Carbohydrates in orange juice applying pulsed amperometric detection

Significance of the topic

Accurate quantification of carbohydrates in fruit juices is essential for quality control, nutritional labeling and research into bioactive compounds. Inositol, a sugar alcohol present in orange juice, acts as an important signaling molecule in biological systems. Incorporating inositol determination alongside common sugars improves our understanding of juice composition and offers better assessment of product authenticity and functional properties.

Objectives and overview

This study demonstrates a chromatographic method for simultaneous determination of inositol, glucose, fructose and sucrose in orange juice. The approach employs a Metrosep Carb 2 – 150/4.0 column coupled with pulsed amperometric detection (PAD) to achieve baseline separation and sensitive quantification. Key objectives include method validation and evaluation of precision under routine conditions.

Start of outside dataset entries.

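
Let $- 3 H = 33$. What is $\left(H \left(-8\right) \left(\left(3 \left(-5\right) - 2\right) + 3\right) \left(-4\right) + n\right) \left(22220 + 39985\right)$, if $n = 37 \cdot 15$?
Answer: $341070015$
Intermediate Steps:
$H = -11$ ($H = \left(- \frac{1}{3}\right) 33 = -11$)
$n = 555$
$\left(H \left(-8\right) \left(\left(3 \left(-5\right) - 2\right) + 3\right) \left(-4\right) + n\right) \left(22220 + 39985\right) = \left(\left(-11\right) \left(-8\right) \left(\left(3 \left(-5\right) - 2\right) + 3\right) \left(-4\right) + 555\right) \left(22220 + 39985\right) = \left(88 \left(\left(-15 - 2\right) + 3\right) \left(-4\right) + 555\right) 62205 = \left(88 \left(-17 + 3\right) \left(-4\right) + 555\right) 62205 = \left(88 \left(\left(-14\right) \left(-4\right)\right) + 555\right) 62205 = \left(88 \cdot 56 + 555\right) 62205 = \left(4928 + 555\right) 62205 = 5483 \cdot 62205 = 341070015$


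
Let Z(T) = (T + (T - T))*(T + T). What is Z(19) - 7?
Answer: 715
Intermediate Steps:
Z(T) = 2*T² (Z(T) = (T + 0)*(2*T) = T*(2*T) = 2*T²)
Z(19) - 7 = 2*19² - 7 = 2*361 - 7 = 722 - 7 = 715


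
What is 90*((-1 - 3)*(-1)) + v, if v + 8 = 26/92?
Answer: 16205/46 ≈ 352.28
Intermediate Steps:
v = -355/46 (v = -8 + 26/92 = -8 + 26*(1/92) = -8 + 13/46 = -355/46 ≈ -7.7174)
90*((-1 - 3)*(-1)) + v = 90*((-1 - 3)*(-1)) - 355/46 = 90*(-4*(-1)) - 355/46 = 90*4 - 355/46 = 360 - 355/46 = 16205/46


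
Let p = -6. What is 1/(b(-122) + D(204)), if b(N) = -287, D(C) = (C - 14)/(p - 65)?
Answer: -71/20567 ≈ -0.0034521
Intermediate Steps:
D(C) = 14/71 - C/71 (D(C) = (C - 14)/(-6 - 65) = (-14 + C)/(-71) = (-14 + C)*(-1/71) = 14/71 - C/71)
1/(b(-122) + D(204)) = 1/(-287 + (14/71 - 1/71*204)) = 1/(-287 + (14/71 - 204/71)) = 1/(-287 - 190/71) = 1/(-20567/71) = -71/20567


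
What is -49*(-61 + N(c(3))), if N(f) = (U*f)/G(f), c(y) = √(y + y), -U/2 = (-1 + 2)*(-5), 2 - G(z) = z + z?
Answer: 3283 + 49*√6 ≈ 3403.0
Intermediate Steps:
G(z) = 2 - 2*z (G(z) = 2 - (z + z) = 2 - 2*z)
U = 10 (U = -2*(-1 + 2)*(-5) = -2*(-5) = 10)
c(y) = √2*√y (c(y) = √(2*y) = √2*√y)
N(f) = 10*f/(2 - 2*f) (N(f) = (10*f)/(2 - 2*f) = 10*f/(2 - 2*f))
-49*(-61 + N(c(3))) = -49*(-61 - 5*√2*√3/(-1 + √2*√3)) = -49*(-61 - 5*√6/(-1 + √6)) = 2989 + 245*√6/(-1 + √6)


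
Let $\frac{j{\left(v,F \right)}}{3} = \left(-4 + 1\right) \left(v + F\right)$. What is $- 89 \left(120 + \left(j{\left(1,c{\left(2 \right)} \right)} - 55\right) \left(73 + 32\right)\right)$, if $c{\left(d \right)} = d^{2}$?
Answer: $923820$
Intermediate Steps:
$j{\left(v,F \right)} = - 9 F - 9 v$ ($j{\left(v,F \right)} = 3 \left(-4 + 1\right) \left(v + F\right) = 3 \left(- 3 \left(F + v\right)\right) = 3 \left(- 3 F - 3 v\right) = - 9 F - 9 v$)
$- 89 \left(120 + \left(j{\left(1,c{\left(2 \right)} \right)} - 55\right) \left(73 + 32\right)\right) = - 89 \left(120 + \left(\left(- 9 \cdot 2^{2} - 9\right) - 55\right) \left(73 + 32\right)\right) = - 89 \left(120 + \left(\left(\left(-9\right) 4 - 9\right) - 55\right) 105\right) = - 89 \left(120 + \left(\left(-36 - 9\right) - 55\right) 105\right) = - 89 \left(120 + \left(-45 - 55\right) 105\right) = - 89 \left(120 - 10500\right) = \left(-89\right) \left(-10380\right) = 923820$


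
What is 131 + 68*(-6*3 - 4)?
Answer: -1365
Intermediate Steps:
131 + 68*(-6*3 - 4) = 131 + 68*(-18 - 4) = 131 + 68*(-22) = 131 - 1496 = -1365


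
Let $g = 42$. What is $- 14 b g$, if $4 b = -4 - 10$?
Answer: $2058$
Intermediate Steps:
$b = - \frac{7}{2}$ ($b = \frac{-4 - 10}{4} = \frac{1}{4} \left(-14\right) = - \frac{7}{2} \approx -3.5$)
$- 14 b g = \left(-14\right) \left(- \frac{7}{2}\right) 42 = 49 \cdot 42 = 2058$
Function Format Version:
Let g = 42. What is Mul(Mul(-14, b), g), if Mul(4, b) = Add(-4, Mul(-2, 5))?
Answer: 2058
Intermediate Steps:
b = Rational(-7, 2) (b = Mul(Rational(1, 4), Add(-4, Mul(-2, 5))) = Mul(Rational(1, 4), Add(-4, -10)) = Mul(Rational(1, 4), -14) = Rational(-7, 2) ≈ -3.5000)
Mul(Mul(-14, b), g) = Mul(Mul(-14, Rational(-7, 2)), 42) = Mul(49, 42) = 2058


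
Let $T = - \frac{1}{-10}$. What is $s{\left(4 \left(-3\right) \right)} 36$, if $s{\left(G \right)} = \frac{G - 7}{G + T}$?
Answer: $\frac{6840}{119} \approx 57.479$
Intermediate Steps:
$T = \frac{1}{10}$ ($T = \left(-1\right) \left(- \frac{1}{10}\right) = \frac{1}{10} \approx 0.1$)
$s{\left(G \right)} = \frac{-7 + G}{\frac{1}{10} + G}$ ($s{\left(G \right)} = \frac{G - 7}{G + \frac{1}{10}} = \frac{-7 + G}{\frac{1}{10} + G}$)
$s{\left(4 \left(-3\right) \right)} 36 = \frac{10 \left(-7 + 4 \left(-3\right)\right)}{1 + 10 \cdot 4 \left(-3\right)} 36 = \frac{10 \left(-7 - 12\right)}{1 + 10 \left(-12\right)} 36 = 10 \frac{1}{1 - 120} \left(-19\right) 36 = 10 \frac{1}{-119} \left(-19\right) 36 = 10 \left(- \frac{1}{119}\right) \left(-19\right) 36 = \frac{190}{119} \cdot 36 = \frac{6840}{119}$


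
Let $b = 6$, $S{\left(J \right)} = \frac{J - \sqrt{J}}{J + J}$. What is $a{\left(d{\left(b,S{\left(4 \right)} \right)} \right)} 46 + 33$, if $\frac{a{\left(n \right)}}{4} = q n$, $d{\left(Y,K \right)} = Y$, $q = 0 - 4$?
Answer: $-4383$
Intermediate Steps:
$S{\left(J \right)} = \frac{J - \sqrt{J}}{2 J}$
$q = -4$
$a{\left(n \right)} = - 16 n$ ($a{\left(n \right)} = 4 \left(- 4 n\right) = - 16 n$)
$a{\left(d{\left(b,S{\left(4 \right)} \right)} \right)} 46 + 33 = \left(-16\right) 6 \cdot 46 + 33 = \left(-96\right) 46 + 33 = -4416 + 33 = -4383$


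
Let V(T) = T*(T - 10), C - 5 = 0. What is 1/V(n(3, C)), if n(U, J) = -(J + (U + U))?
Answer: 1/231 ≈ 0.0043290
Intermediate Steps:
C = 5 (C = 5 + 0 = 5)
n(U, J) = -J - 2*U (n(U, J) = -(J + 2*U) = -J - 2*U)
V(T) = T*(-10 + T)
1/V(n(3, C)) = 1/((-1*5 - 2*3)*(-10 + (-1*5 - 2*3))) = 1/((-5 - 6)*(-10 + (-5 - 6))) = 1/(-11*(-10 - 11)) = 1/(-11*(-21)) = 1/231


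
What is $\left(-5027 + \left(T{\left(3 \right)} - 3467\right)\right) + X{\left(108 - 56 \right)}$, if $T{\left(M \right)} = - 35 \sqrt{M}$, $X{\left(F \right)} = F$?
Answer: $-8442 - 35 \sqrt{3} \approx -8502.6$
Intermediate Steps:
$\left(-5027 + \left(T{\left(3 \right)} - 3467\right)\right) + X{\left(108 - 56 \right)} = \left(-5027 - \left(3467 + 35 \sqrt{3}\right)\right) + \left(108 - 56\right) = \left(-5027 - \left(3467 + 35 \sqrt{3}\right)\right) + 52 = \left(-8494 - 35 \sqrt{3}\right) + 52 = -8442 - 35 \sqrt{3}$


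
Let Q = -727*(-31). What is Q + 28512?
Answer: 51049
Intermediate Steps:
Q = 22537
Q + 28512 = 22537 + 28512 = 51049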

Methodology and applied instrumentation

The analytical workflow involves the following steps and equipment:

• Sample preparation: Orange juice diluted 1:1000 with deionized water.
• Chromatographic column: Metrosep Carb 2 – 150/4.0 with a guard column Metrosep Carb 2 Guard/4.0.
• Eluent composition: 100 mmol/L NaOH and 10 mmol/L sodium acetate.
• Flow rate and injection: 0.5 mL/min, 20 µL injection volume.
• Column temperature: 30 °C; total runtime 20 minutes per analysis.
• Pulsed amperometric detection parameters:
  • Wall-jet cell with gold working electrode and palladium reference electrode;
  • Measuring potential 0.05 V, duration 100 ms; cycle duration 550 ms;
  • Current range 200 µA; cell temperature 35 °C.
• Instrumentation:
  • 930 Compact IC Flex Oven/Deg (Metrohm) 2.930.2160
  • IC Amperometric Detector 2.850.9110
  • 858 Professional Sample Processor 2.858.0020
  • Wall-Jet cell: Carb (Au, Pd) 6.5337.010

Results and discussion

Under optimized conditions, all four analytes were well resolved. Average concentrations and precision (n = 12) were:

• Inositol: 1.5 g/L, RSD 0.5%
• Glucose: 20.6 g/L, RSD 0.3%
• Fructose: 23.2 g/L, RSD 0.3%
• Sucrose: 42.5 g/L, RSD 0.4%

These low relative standard deviations demonstrate the method’s excellent repeatability. Baseline separation was achieved without derivatization, highlighting PAD’s suitability for native carbohydrate detection.

Benefits and practical applications of the method

The procedure offers several advantages:

• Direct detection of underivatized carbohydrates, reducing sample handling.
• High sensitivity and selectivity provided by PAD.
• Robust quantification with RSD below 0.5% across key sugars.
• Applicable to routine quality control in juice production and nutritional analysis.

Future trends and applications

Emerging directions include integration of this method with high-throughput sample preparation, coupling with mass spectrometry for structural confirmation, and expansion to other food matrices. Advances in microfluidic PAD cells could further enhance speed and reduce sample volume, supporting on-line monitoring in production lines.

Conclusion

The presented PAD-based chromatographic assay enables reliable, precise determination of inositol and major sugars in orange juice. Its simplicity, accuracy and adaptability make it a valuable tool for laboratories focused on food quality, nutrition and research into bioactive carbohydrate compounds.